Vazquez azzurro, una questione tattica

Per la seconda volta consecutiva nella lista dei convocati per la nazionale di Conte non c'è Vazquez, la cui ultima chiamata risale a settembre (Malta e Bulgaria, quest'ultima in un "Barbera" che attendeva il suo ingresso...).
Il rendimento del fantasista in questa stagione non è stato sui livelli della scorsa. Ma la bocciatura azzurra (speriamo momentanea) è solo una questione di rendimento? Sì e no.
Le sue prestazioni non giustificano al momento una chiamata in Nazionale, ma se fosse solamente una questione di rendimento, non sono giustificabili nemmeno le chiamate di Zaza e Gabbiadini, attualmente riserve fisse (e per altro motivi anche quella di Okaka).
A rendere difficile l'inserimento del "Mudo", aldilà delle prestazioni, sono le scelte tattiche di Conte. Ha infatti optato per un 4-3-3. In un modulo di questo tipo l'unica posizione in cui Vazquez potrebbe trovare spazio è quella riservata al centravanti, in cui potrebbe agire da falso nove. L'ipotesi, per quanto suggestiva, è difficilmente praticabile. Se c'è un tipo giocatore a cui Conte fa fatica a rinunciare è il centravanti e il titolare è Pellè.
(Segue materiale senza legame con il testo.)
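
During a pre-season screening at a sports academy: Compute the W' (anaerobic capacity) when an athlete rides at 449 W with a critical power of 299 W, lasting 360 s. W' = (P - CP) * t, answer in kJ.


Above-CP power = 150 W
Duration = 360 s
W' = 150 * 360 = 54000 J
Convert: 54000 / 1000 = 54.0 kJ

54.0 kJ


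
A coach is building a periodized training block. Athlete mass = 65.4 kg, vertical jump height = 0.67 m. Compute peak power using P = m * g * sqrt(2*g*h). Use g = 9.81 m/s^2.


sqrt(2 * 9.81 * 0.67) = sqrt(13.1454) = 3.625659 m/s
P = 65.4 * 9.81 * 3.625659
= 2326.13 W

2326.13 W


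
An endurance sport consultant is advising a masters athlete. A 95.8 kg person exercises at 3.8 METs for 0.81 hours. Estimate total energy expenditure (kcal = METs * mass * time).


Energy = METs * mass(kg) * time(h)
= 3.8 * 95.8 * 0.81
= 294.87 kcal

294.87 kcal


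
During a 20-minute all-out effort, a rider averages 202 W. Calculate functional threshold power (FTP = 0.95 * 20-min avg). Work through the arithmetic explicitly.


FTP = 0.95 * 202
= 191.9 W

191.9 W


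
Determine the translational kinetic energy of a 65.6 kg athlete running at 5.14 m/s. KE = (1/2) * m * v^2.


KE = 0.5 * m * v^2
= 0.5 * 65.6 * 5.14^2
= 0.5 * 65.6 * 26.4196
= 866.56 J

866.56 J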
Se il canovaccio tattico resta questo, per Vazquez trovare spazio sarà più difficile, ma non è detto che le porte dell'azzurro siano definitivamente chiuse. Il ct vorrà più opzioni tattiche e Vazquez farebbe essere utile. E' però importante che trovi continuità di prestazione o che i suoi lampi siano più costanti. Per il Palermo e per la maglia azzurra.

Vazquez al Barbera con la maglia azzurra, a settembre. Andò in campo solo per il riscaldamento (foto di Pasquale Ponente).